The things that we told you would happen over the last several quarters are, in fact, happening. We are benefiting greatly from a return of advertising to historical levels. We are diversifying and derisking our business model by growing our secondary revenue streams. Our major-market local assets are experiencing excellent growth, and once again, most importantly, our content is thriving across the company, also across the country, on a variety of platforms.

At the same time, we're managing our businesses more efficiently, holding down costs and strengthening our financial position as the markets improve. We have taken a number of steps to greatly improve our balance sheet by paying down debt. All of this is coming through in our results, with double-digit growth in profits in EPS and even better growth in free cash flow. These healthy levels of free cash have enabled us to announce today a $1.5 billion share repurchase program beginning January 1. Returning value to shareholders through dividends and share buybacks has been one of our highest priorities all along, and we are pleased to deliver on that objective.

All of these factors that I just mentioned have brought about a structural change that will cause our strong performance to continue into 2011 and beyond. In addition, the two new long-term deals we added with Comcast and the NCAA will only help us that much more. So between the performance of our content, the improving operating environment and our very strong balance sheet, you can forgive me for being even a little bit more bullish than usual today. It's a real good time to be a shareholder of CBS.

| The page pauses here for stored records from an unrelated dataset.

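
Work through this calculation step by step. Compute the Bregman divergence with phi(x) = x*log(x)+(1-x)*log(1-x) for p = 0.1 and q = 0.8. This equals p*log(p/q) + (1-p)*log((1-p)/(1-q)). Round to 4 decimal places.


Bregman divergence with negative entropy generator:
D = p*log(p/q) + (1-p)*log((1-p)/(1-q)).
p = 0.1, q = 0.8.
p*log(p/q) = 0.1*log(0.1/0.8) = -0.207944.
(1-p)*log((1-p)/(1-q)) = 0.9*log(0.9/0.2) = 1.35367.
D = -0.207944 + 1.35367 = 1.1457

1.1457


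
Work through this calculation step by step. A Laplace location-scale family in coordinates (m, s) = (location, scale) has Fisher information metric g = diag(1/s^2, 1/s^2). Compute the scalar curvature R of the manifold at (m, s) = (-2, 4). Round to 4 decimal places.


The metric has the form g = (A dm^2 + B ds^2)/s^2 with A = 1, B = 1.
Substitute u = sqrt(A/B)*m: g = B*(du^2 + ds^2)/s^2, i.e. B times the
Poincare upper half-plane metric, which has constant Gaussian curvature -1.
Scaling a 2D metric by a constant c divides the Gaussian curvature by c,
so K = -1/B = -1/(1) = -1.0000 everywhere (the point (m, s) = (-2, 4) is irrelevant:
the curvature is constant).
Scalar curvature in dimension 2: R = 2K = -2/(1) = -2.0000.

-2.0000


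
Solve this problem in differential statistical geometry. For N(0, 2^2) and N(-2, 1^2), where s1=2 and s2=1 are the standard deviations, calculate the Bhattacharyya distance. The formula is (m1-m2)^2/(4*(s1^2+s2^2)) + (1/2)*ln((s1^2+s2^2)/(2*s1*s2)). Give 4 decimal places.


Bhattacharyya distance between two Gaussians:
DB = (m1-m2)^2/(4*(s1^2+s2^2)) + (1/2)*ln((s1^2+s2^2)/(2*s1*s2)).
(m1-m2)^2 = (2)^2 = 4.
s1^2+s2^2 = 4 + 1 = 5.
term1 = 4/20 = 0.2.
term2 = 0.5*ln(5/4.0) = 0.111572.
DB = 0.2 + 0.111572 = 0.3116

0.3116


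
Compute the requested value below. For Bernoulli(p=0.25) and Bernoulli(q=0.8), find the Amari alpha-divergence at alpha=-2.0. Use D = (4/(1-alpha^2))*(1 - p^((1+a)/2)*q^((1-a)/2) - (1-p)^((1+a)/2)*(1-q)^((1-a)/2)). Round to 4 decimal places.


Amari alpha-divergence:
D = (4/(1-alpha^2))*(1 - p^((1+a)/2)*q^((1-a)/2) - (1-p)^((1+a)/2)*(1-q)^((1-a)/2)).
alpha = -2.0, p = 0.25, q = 0.8.
e1 = (1+alpha)/2 = -0.5, e2 = (1-alpha)/2 = 1.5.
t1 = p^e1 * q^e2 = 0.25^-0.5 * 0.8^1.5 = 1.431084.
t2 = (1-p)^e1 * (1-q)^e2 = 0.75^-0.5 * 0.2^1.5 = 0.10328.
4/(1-alpha^2) = -1.333333.
D = -1.333333*(1 - 1.431084 - 0.10328) = 0.7125

0.7125


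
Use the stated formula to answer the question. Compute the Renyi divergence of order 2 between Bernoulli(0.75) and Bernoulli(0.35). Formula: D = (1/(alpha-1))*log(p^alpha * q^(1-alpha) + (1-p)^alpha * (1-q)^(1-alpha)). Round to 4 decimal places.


Renyi divergence of order alpha between Bernoulli distributions:
D = (1/(alpha-1))*log(p^alpha * q^(1-alpha) + (1-p)^alpha * (1-q)^(1-alpha)).
alpha = 2, p = 0.75, q = 0.35.
p^alpha * q^(1-alpha) = 0.75^2 * 0.35^-1 = 1.607143.
(1-p)^alpha * (1-q)^(1-alpha) = 0.25^2 * 0.65^-1 = 0.096154.
sum = 1.607143 + 0.096154 = 1.703297.
D = (1/1)*log(1.703297) = 0.5326

0.5326


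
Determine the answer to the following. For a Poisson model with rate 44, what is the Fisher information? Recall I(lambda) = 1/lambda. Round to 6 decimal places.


Fisher information for Poisson: I(lambda) = 1/lambda.
lambda = 44.
I(lambda) = 1/44 = 0.022727

0.022727


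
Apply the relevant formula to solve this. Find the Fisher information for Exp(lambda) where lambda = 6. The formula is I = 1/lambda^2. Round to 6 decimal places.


Fisher information for exponential: I(lambda) = 1/lambda^2.
lambda = 6, lambda^2 = 36.
I = 1/36 = 0.027778

0.027778


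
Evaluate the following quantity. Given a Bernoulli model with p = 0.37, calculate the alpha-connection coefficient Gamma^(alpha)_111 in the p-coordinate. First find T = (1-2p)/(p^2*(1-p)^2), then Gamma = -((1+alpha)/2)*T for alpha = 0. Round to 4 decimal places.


Skewness (Amari-Chentsov) tensor: T = (1-2p)/(p^2*(1-p)^2).
p = 0.37, 1-2p = 0.26, p^2 = 0.1369, (1-p)^2 = 0.3969.
T = 0.26/(0.1369 * 0.3969) = 4.785076.
In the p-coordinate, Gamma^(alpha) = Gamma^(0) - (alpha/2)*T with Gamma^(0) = (1/2)*g'(p) = -T/2,
so Gamma^(alpha) = -((1+alpha)/2)*T.
alpha = 0, -(1+alpha)/2 = -0.5.
Gamma = -0.5 * 4.785076 = -2.3925

-2.3925


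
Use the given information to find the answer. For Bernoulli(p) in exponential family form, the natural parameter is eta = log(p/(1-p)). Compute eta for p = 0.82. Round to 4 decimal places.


Natural parameter for Bernoulli: eta = log(p/(1-p)).
p = 0.82, 1-p = 0.18.
p/(1-p) = 4.555556.
eta = log(4.555556) = 1.5163

1.5163


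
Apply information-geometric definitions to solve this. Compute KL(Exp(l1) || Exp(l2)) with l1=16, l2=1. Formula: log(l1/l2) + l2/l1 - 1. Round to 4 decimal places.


KL divergence for exponential family:
KL = log(l1/l2) + l2/l1 - 1.
log(16/1) = 2.772589.
1/16 = 0.0625.
KL = 2.772589 + 0.0625 - 1 = 1.8351

1.8351


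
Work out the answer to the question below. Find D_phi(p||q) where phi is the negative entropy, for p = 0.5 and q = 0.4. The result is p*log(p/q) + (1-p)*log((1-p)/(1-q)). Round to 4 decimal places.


Bregman divergence with negative entropy generator:
D = p*log(p/q) + (1-p)*log((1-p)/(1-q)).
p = 0.5, q = 0.4.
p*log(p/q) = 0.5*log(0.5/0.4) = 0.111572.
(1-p)*log((1-p)/(1-q)) = 0.5*log(0.5/0.6) = -0.091161.
D = 0.111572 + -0.091161 = 0.0204

0.0204


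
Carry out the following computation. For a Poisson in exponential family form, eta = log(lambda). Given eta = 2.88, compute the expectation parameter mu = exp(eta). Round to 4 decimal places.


Expectation parameter for Poisson exponential family:
mu = exp(eta).
eta = 2.88.
mu = exp(2.88) = 17.8143

17.8143


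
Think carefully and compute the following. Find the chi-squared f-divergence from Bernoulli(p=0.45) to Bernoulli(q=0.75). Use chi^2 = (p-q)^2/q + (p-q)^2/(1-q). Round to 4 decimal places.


Chi-squared divergence between Bernoulli distributions:
chi^2 = (p-q)^2/q + (p-q)^2/(1-q).
p = 0.45, q = 0.75, p-q = -0.3.
(p-q)^2 = 0.09.
term1 = 0.09/0.75 = 0.12.
term2 = 0.09/0.25 = 0.36.
chi^2 = 0.12 + 0.36 = 0.4800

0.4800


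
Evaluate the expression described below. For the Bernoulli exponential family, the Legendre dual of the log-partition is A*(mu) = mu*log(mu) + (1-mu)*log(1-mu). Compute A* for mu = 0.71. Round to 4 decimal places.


Legendre transform for Bernoulli:
A*(mu) = mu*log(mu) + (1-mu)*log(1-mu).
mu = 0.71, 1-mu = 0.29.
mu*log(mu) = 0.71*log(0.71) = -0.243168.
(1-mu)*log(1-mu) = 0.29*log(0.29) = -0.358984.
A* = -0.243168 + -0.358984 = -0.6022

-0.6022


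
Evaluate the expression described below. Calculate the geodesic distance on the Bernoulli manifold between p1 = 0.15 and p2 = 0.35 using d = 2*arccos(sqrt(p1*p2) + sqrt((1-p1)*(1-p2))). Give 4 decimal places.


Geodesic distance on Bernoulli manifold:
d(p1,p2) = 2*arccos(sqrt(p1*p2) + sqrt((1-p1)*(1-p2))).
sqrt(p1*p2) = sqrt(0.15*0.35) = 0.229129.
sqrt((1-p1)*(1-p2)) = sqrt(0.85*0.65) = 0.743303.
arg = 0.229129 + 0.743303 = 0.972432.
d = 2*arccos(0.972432) = 0.4707

0.4707


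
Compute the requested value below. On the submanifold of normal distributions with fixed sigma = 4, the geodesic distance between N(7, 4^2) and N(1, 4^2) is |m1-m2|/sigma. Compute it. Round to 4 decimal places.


On the fixed-variance normal subfamily, geodesic distance = |m1-m2|/sigma.
|7 - 1| = 6.
sigma = 4.
d = 6/4 = 1.5000

1.5000


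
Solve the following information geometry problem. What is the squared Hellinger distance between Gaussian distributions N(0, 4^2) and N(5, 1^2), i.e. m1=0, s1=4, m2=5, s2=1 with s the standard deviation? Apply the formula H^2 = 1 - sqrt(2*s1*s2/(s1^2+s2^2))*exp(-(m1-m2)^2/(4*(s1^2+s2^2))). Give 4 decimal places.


Squared Hellinger distance for Gaussians:
H^2 = 1 - sqrt(2*s1*s2/(s1^2+s2^2)) * exp(-(m1-m2)^2/(4*(s1^2+s2^2))).
s1^2 = 16, s2^2 = 1, s1^2+s2^2 = 17.
sqrt(2*4*1/(17)) = 0.685994.
(m1-m2)^2 = (-5)^2 = 25.
exp(-25/(4*17)) = exp(-0.367647) = 0.692362.
H^2 = 1 - 0.685994*0.692362 = 0.5250

0.5250


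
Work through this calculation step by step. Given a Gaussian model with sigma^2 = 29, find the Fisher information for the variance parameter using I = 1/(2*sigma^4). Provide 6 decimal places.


Fisher information for variance: I(sigma^2) = 1/(2*sigma^4).
sigma^2 = 29, so sigma^4 = 841.
I = 1/(2*841) = 1/1682 = 0.000595

0.000595


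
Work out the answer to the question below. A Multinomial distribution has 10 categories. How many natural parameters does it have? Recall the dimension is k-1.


Exponential family dimension calculation:
For Multinomial with k=10 categories, dim = k-1 = 9.

9


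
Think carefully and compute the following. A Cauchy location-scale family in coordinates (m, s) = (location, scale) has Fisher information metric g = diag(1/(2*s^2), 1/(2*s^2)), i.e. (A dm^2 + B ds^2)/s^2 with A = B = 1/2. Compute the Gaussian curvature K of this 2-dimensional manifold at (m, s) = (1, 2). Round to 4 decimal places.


The metric has the form g = (A dm^2 + B ds^2)/s^2 with A = 1/2, B = 1/2.
Substitute u = sqrt(A/B)*m: g = B*(du^2 + ds^2)/s^2, i.e. B times the
Poincare upper half-plane metric, which has constant Gaussian curvature -1.
Scaling a 2D metric by a constant c divides the Gaussian curvature by c,
so K = -1/B = -1/(1/2) = -2.0000 everywhere (the point (m, s) = (1, 2) is irrelevant:
the curvature is constant).
The requested Gaussian curvature is K = -2.0000.

-2.0000


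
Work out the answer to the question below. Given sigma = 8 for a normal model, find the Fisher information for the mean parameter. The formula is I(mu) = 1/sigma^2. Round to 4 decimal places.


The Fisher information for the mean of a normal distribution is I(mu) = 1/sigma^2.
sigma = 8, so sigma^2 = 64.
I(mu) = 1/64 = 0.0156

0.0156


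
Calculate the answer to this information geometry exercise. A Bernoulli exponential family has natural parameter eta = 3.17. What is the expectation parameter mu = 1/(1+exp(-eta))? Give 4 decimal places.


Dual coordinate (expectation parameter) for Bernoulli:
mu = 1/(1+exp(-eta)).
eta = 3.17.
exp(-eta) = exp(-3.17) = 0.042004.
mu = 1/(1+0.042004) = 0.9597

0.9597


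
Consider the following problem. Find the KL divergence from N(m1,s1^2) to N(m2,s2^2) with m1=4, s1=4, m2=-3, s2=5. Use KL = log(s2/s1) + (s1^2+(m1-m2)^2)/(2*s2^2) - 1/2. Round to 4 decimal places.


KL divergence between normal distributions:
KL = log(s2/s1) + (s1^2 + (m1-m2)^2)/(2*s2^2) - 1/2.
log(5/4) = 0.223144.
(4^2 + (4--3)^2)/(2*5^2) = (16 + 49)/50 = 1.3.
KL = 0.223144 + 1.3 - 0.5 = 1.0231

1.0231


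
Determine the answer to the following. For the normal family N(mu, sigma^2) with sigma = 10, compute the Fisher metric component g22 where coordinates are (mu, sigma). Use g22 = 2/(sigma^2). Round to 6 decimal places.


For the 2-parameter normal family, the Fisher metric has:
  g11 = 1/sigma^2, g22 = 2/sigma^2.
sigma = 10, sigma^2 = 100.
g22 = 0.020000

0.020000


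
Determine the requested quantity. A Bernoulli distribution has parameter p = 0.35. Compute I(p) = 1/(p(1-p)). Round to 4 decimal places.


For Bernoulli(p), Fisher information is I(p) = 1/(p*(1-p)).
p = 0.35, 1-p = 0.65.
p*(1-p) = 0.2275.
I(p) = 1/0.2275 = 4.3956

4.3956


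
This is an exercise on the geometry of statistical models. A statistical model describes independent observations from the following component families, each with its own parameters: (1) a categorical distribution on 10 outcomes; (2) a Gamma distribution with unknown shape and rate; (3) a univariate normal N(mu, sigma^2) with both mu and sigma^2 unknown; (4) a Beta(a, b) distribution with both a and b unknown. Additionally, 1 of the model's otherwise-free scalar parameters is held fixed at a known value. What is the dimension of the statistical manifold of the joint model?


The dimension of a statistical manifold equals the number of free
(independent) real parameters of the model. For a product of independent
blocks the parameter counts add.
- categorical on 10 outcomes (probabilities sum to 1): 10-1 = 9.
- Gamma (shape, rate): 2.
- normal (mu, sigma^2): 2.
- Beta (a, b): 2.
Total = 9 + 2 + 2 + 2 = 15.
1 parameter(s) fixed at known values: 15 - 1 = 14.
Dimension = 14

14


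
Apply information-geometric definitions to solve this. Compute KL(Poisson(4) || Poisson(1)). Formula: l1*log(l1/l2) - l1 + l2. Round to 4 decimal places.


KL divergence for Poisson:
KL = l1*log(l1/l2) - l1 + l2.
l1 = 4, l2 = 1.
log(4/1) = 1.386294.
l1*log(l1/l2) = 4 * 1.386294 = 5.545177.
KL = 5.545177 - 4 + 1 = 2.5452

2.5452


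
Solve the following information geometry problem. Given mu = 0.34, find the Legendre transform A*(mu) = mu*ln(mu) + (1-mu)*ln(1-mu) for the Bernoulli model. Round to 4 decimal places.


Legendre transform for Bernoulli:
A*(mu) = mu*log(mu) + (1-mu)*log(1-mu).
mu = 0.34, 1-mu = 0.66.
mu*log(mu) = 0.34*log(0.34) = -0.366795.
(1-mu)*log(1-mu) = 0.66*log(0.66) = -0.27424.
A* = -0.366795 + -0.27424 = -0.6410

-0.6410


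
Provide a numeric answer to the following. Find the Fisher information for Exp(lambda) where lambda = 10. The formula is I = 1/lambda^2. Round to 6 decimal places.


Fisher information for exponential: I(lambda) = 1/lambda^2.
lambda = 10, lambda^2 = 100.
I = 1/100 = 0.010000

0.010000


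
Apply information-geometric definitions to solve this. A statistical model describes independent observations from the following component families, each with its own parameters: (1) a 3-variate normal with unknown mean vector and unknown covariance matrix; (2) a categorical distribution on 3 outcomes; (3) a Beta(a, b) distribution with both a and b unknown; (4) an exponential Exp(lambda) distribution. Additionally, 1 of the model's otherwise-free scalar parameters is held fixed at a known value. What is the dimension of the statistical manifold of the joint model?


The dimension of a statistical manifold equals the number of free
(independent) real parameters of the model. For a product of independent
blocks the parameter counts add.
- 3-variate normal: 3 (mean) + 3*4/2 = 6 (symmetric covariance) = 9.
- categorical on 3 outcomes (probabilities sum to 1): 3-1 = 2.
- Beta (a, b): 2.
- exponential (lambda): 1.
Total = 9 + 2 + 2 + 1 = 14.
1 parameter(s) fixed at known values: 14 - 1 = 13.
Dimension = 13

13


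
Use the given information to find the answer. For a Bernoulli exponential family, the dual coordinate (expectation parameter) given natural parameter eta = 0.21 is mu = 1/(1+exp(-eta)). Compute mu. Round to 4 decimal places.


Dual coordinate (expectation parameter) for Bernoulli:
mu = 1/(1+exp(-eta)).
eta = 0.21.
exp(-eta) = exp(-0.21) = 0.810584.
mu = 1/(1+0.810584) = 0.5523

0.5523


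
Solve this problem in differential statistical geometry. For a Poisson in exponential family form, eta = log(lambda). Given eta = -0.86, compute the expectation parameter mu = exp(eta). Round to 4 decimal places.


Expectation parameter for Poisson exponential family:
mu = exp(eta).
eta = -0.86.
mu = exp(-0.86) = 0.4232

0.4232


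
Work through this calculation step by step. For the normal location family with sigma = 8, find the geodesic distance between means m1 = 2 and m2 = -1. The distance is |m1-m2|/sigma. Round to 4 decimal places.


On the fixed-variance normal subfamily, geodesic distance = |m1-m2|/sigma.
|2 - -1| = 3.
sigma = 8.
d = 3/8 = 0.3750

0.3750


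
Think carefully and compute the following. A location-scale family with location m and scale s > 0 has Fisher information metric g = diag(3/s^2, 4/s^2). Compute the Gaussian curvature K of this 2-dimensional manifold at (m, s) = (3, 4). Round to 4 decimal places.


The metric has the form g = (A dm^2 + B ds^2)/s^2 with A = 3, B = 4.
Substitute u = sqrt(A/B)*m: g = B*(du^2 + ds^2)/s^2, i.e. B times the
Poincare upper half-plane metric, which has constant Gaussian curvature -1.
Scaling a 2D metric by a constant c divides the Gaussian curvature by c,
so K = -1/B = -1/(4) = -0.2500 everywhere (the point (m, s) = (3, 4) is irrelevant:
the curvature is constant).
The requested Gaussian curvature is K = -0.2500.

-0.2500


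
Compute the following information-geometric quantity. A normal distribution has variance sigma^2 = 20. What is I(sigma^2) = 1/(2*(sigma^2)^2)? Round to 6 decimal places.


Fisher information for variance: I(sigma^2) = 1/(2*sigma^4).
sigma^2 = 20, so sigma^4 = 400.
I = 1/(2*400) = 1/800 = 0.001250

0.001250


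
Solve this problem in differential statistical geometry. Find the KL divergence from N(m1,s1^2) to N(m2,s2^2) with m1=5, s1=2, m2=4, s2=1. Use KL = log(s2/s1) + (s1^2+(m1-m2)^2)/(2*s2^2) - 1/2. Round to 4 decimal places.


KL divergence between normal distributions:
KL = log(s2/s1) + (s1^2 + (m1-m2)^2)/(2*s2^2) - 1/2.
log(1/2) = -0.693147.
(2^2 + (5-4)^2)/(2*1^2) = (4 + 1)/2 = 2.5.
KL = -0.693147 + 2.5 - 0.5 = 1.3069

1.3069


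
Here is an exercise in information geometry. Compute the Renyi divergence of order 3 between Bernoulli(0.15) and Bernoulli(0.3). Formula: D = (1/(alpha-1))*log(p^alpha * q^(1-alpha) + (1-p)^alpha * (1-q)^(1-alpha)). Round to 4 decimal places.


Renyi divergence of order alpha between Bernoulli distributions:
D = (1/(alpha-1))*log(p^alpha * q^(1-alpha) + (1-p)^alpha * (1-q)^(1-alpha)).
alpha = 3, p = 0.15, q = 0.3.
p^alpha * q^(1-alpha) = 0.15^3 * 0.3^-2 = 0.0375.
(1-p)^alpha * (1-q)^(1-alpha) = 0.85^3 * 0.7^-2 = 1.253316.
sum = 0.0375 + 1.253316 = 1.290816.
D = (1/2)*log(1.290816) = 0.1276

0.1276


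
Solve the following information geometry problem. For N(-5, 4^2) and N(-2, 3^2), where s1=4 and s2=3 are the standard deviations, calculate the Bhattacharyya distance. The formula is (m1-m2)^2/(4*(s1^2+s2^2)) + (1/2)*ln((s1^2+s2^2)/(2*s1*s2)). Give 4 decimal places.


Bhattacharyya distance between two Gaussians:
DB = (m1-m2)^2/(4*(s1^2+s2^2)) + (1/2)*ln((s1^2+s2^2)/(2*s1*s2)).
(m1-m2)^2 = (-3)^2 = 9.
s1^2+s2^2 = 16 + 9 = 25.
term1 = 9/100 = 0.09.
term2 = 0.5*ln(25/24.0) = 0.020411.
DB = 0.09 + 0.020411 = 0.1104

0.1104


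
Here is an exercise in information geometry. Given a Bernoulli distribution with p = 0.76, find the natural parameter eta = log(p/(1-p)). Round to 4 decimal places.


Natural parameter for Bernoulli: eta = log(p/(1-p)).
p = 0.76, 1-p = 0.24.
p/(1-p) = 3.166667.
eta = log(3.166667) = 1.1527

1.1527


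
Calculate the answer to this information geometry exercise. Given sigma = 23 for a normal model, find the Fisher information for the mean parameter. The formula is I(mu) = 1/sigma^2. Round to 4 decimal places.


The Fisher information for the mean of a normal distribution is I(mu) = 1/sigma^2.
sigma = 23, so sigma^2 = 529.
I(mu) = 1/529 = 0.0019

0.0019


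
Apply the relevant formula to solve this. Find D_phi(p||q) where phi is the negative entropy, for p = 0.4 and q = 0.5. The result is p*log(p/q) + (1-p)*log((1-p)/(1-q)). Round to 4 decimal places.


Bregman divergence with negative entropy generator:
D = p*log(p/q) + (1-p)*log((1-p)/(1-q)).
p = 0.4, q = 0.5.
p*log(p/q) = 0.4*log(0.4/0.5) = -0.089257.
(1-p)*log((1-p)/(1-q)) = 0.6*log(0.6/0.5) = 0.109393.
D = -0.089257 + 0.109393 = 0.0201

0.0201


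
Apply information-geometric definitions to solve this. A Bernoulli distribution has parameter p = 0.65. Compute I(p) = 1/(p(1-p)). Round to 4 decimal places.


For Bernoulli(p), Fisher information is I(p) = 1/(p*(1-p)).
p = 0.65, 1-p = 0.35.
p*(1-p) = 0.2275.
I(p) = 1/0.2275 = 4.3956

4.3956


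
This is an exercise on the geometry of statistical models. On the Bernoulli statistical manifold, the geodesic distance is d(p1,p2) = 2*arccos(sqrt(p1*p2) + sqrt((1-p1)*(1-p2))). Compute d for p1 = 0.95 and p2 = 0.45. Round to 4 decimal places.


Geodesic distance on Bernoulli manifold:
d(p1,p2) = 2*arccos(sqrt(p1*p2) + sqrt((1-p1)*(1-p2))).
sqrt(p1*p2) = sqrt(0.95*0.45) = 0.653835.
sqrt((1-p1)*(1-p2)) = sqrt(0.05*0.55) = 0.165831.
arg = 0.653835 + 0.165831 = 0.819666.
d = 2*arccos(0.819666) = 1.2199

1.2199


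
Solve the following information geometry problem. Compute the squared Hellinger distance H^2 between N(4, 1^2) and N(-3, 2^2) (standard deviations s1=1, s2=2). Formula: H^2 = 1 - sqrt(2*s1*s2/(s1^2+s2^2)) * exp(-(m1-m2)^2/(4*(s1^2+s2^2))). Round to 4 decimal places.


Squared Hellinger distance for Gaussians:
H^2 = 1 - sqrt(2*s1*s2/(s1^2+s2^2)) * exp(-(m1-m2)^2/(4*(s1^2+s2^2))).
s1^2 = 1, s2^2 = 4, s1^2+s2^2 = 5.
sqrt(2*1*2/(5)) = 0.894427.
(m1-m2)^2 = (7)^2 = 49.
exp(-49/(4*5)) = exp(-2.45) = 0.086294.
H^2 = 1 - 0.894427*0.086294 = 0.9228

0.9228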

I'm going to give some additional comments, then I'll turn it over to our, CFO, Joe Ianniello, and then as always, we'll take your questions. I'll begin with our very strong third quarter financial results. EPS for the quarter of $0.35 was up 40% versus last year's third quarter. OIBDA of $667 million was up 17% as profitability continues to improve significantly, and OIBDA margins are expanding as well. We are now approaching pre-recession levels. This is a trend that should continue into next year as our new and better deals kick in. We grow our secondary revenue streams, and we make sure that the costs we cut a couple of years ago will never return.